4. Restricting Unauthorized Access
Not all users of the system have the same accessing privileges. DBMSs should provide a security subsystem to create and control the user accounts.
5. Data Independence
The system data descriptions are separated from the application programs. Changes to the data structure is handled by the DBMS and not embedded in the program.
6. Transaction Processing
The DBMS must include concurrency control subsystem to ensure that several users trying to update the same data do so in a controlled manner so that the result of the updates is correct.
7. Providing multiple views of data
A view may be a subset of the database. Various users may have different views of the database itself. Users may not need to be aware of how and where the data they refer to is stored
8. Providing backup and recovery facilities
If the computer system fails in the middle of a complex update program, the recovery subsystem is responsible for making sure that the database is restored to the stage it was in before the program started executing.
9. Easier modification and updating
10. A framework for program development
11. Improved data integrity
The Main disadvantages of DBMS
· Cost of Hardware and Software
A processor with high speed of data processing and memory of large size is required to run the DBMS software.
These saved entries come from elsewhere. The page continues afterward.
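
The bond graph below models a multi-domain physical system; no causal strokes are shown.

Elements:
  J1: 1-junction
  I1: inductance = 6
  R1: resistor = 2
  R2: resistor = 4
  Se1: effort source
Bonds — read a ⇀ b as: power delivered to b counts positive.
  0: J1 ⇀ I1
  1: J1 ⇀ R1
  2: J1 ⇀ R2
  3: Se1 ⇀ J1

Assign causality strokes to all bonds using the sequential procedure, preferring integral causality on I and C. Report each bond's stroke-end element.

bond 3 →J1  (source Se1 imposes e)
bond 0 →I1  (I1: I, integral causality)
bond 1 →J1  (J1 flow already set via bond 0)
bond 2 →J1  (J1 flow already set via bond 0)

b0 |I1
b1 |J1
b2 |J1
b3 |J1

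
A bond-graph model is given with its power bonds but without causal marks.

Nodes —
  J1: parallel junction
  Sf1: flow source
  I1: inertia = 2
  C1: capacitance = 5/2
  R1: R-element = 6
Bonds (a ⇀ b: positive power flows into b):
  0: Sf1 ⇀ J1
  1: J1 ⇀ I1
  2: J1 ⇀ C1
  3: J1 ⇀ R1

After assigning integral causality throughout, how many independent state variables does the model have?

2  (C1, I1 all integral)

#0 |Sf1  (Sf1 (Sf) sets flow on bond)
#1 |I1  (I1 integral (f out))
#2 |J1  (C1 integral (e out))
#3 |R1  (0-jn J1 has e-setter on 2)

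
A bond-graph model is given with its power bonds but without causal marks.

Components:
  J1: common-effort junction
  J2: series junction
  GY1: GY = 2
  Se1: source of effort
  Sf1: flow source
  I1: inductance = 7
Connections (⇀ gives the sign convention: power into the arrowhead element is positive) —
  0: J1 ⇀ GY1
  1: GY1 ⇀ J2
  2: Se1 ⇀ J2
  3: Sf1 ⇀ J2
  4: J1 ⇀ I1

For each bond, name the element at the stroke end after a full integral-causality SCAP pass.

β2 →J2  (Se1: effort source, stroke at far end)
β3 →Sf1  (source Sf1 imposes f)
β1 →J2  (J2 flow already set via bond 3)
β0 →J1  (GY1 both-in/both-out from 1)
β4 →I1  (0-jn J1 has e-setter on 0)

β0 |J1
β1 |J2
β2 |J2
β3 |Sf1
β4 |I1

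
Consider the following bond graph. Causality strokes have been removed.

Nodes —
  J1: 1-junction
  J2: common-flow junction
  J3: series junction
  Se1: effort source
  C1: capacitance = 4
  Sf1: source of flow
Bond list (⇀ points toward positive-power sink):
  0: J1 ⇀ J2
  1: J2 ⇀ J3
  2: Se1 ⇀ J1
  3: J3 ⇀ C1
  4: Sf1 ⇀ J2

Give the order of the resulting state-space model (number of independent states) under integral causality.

1  (C1 all integral)

#2 stroke at J1  (Se1: effort source, stroke at far end)
#4 stroke at Sf1  (Sf1 (Sf) sets flow on bond)
#0 stroke at J2  (closing 1-jn rule on J1)
#1 stroke at J2  (1-jn J2 has f-setter on 4)
#3 stroke at J3  (J3: bond 1 brought flow, rest push out)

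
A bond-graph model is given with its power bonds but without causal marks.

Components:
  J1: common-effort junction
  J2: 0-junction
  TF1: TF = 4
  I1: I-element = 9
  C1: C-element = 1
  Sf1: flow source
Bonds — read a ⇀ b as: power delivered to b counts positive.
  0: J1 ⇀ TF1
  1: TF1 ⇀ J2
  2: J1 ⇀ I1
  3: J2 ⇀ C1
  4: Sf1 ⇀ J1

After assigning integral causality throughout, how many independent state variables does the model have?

2  (C1, I1 all integral)

#4 |Sf1  (source Sf1 imposes f)
#2 |I1  (I1: I, integral causality)
#0 |J1  (J1 needs exactly one e-in)
#1 |TF1  (TF1: transformer flips bond 0)
#3 |J2  (closing 0-jn rule on J2)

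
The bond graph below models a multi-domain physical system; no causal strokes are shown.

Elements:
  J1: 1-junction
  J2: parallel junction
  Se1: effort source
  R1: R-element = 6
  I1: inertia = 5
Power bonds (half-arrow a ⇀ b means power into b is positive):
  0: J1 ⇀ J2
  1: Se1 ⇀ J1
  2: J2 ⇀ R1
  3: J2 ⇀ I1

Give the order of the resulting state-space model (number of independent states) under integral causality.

1  (I1 all integral)

#1 |J1  (Se1: effort source, stroke at far end)
#0 |J2  (closing 1-jn rule on J1)
#2 |R1  (J2: bond 0 brought effort, rest push out)
#3 |I1  (J2 effort already set via bond 0)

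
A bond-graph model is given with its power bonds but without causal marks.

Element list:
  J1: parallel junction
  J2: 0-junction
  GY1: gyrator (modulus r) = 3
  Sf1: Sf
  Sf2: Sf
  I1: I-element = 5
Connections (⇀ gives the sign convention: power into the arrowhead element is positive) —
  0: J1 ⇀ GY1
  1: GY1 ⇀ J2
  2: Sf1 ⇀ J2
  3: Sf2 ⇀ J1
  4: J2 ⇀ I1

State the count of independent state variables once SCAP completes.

1  (I1 all integral)

β2 stroke at Sf1  (source Sf1 imposes f)
β3 stroke at Sf2  (Sf2: flow source, stroke at near end)
β0 stroke at J1  (closing 0-jn rule on J1)
β1 stroke at J2  (GY1: gyrator matches bond 0)
β4 stroke at I1  (J2 effort already set via bond 1)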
It means that you have to upgrade the hardware used for file-based system. Similarly, DBMS software is also very costly,.
· Cost of Data Conversion
When a computer file-based system is replaced with database system, the data stored into data file must be converted to database file. It is very difficult and costly method to convert data of data file into database. You have to hire database system designers along with application programmers. Alternatively, you have to take the services of some software house. So a lot of money has to be paid for developing software.
· Cost of Staff Training
Most database management system are often complex systems so the training for users to use the DBMS is required. Training is required at all levels, including programming, application development, and database administration. The organization has to be paid a lot of amount for the training of staff to run the DBMS.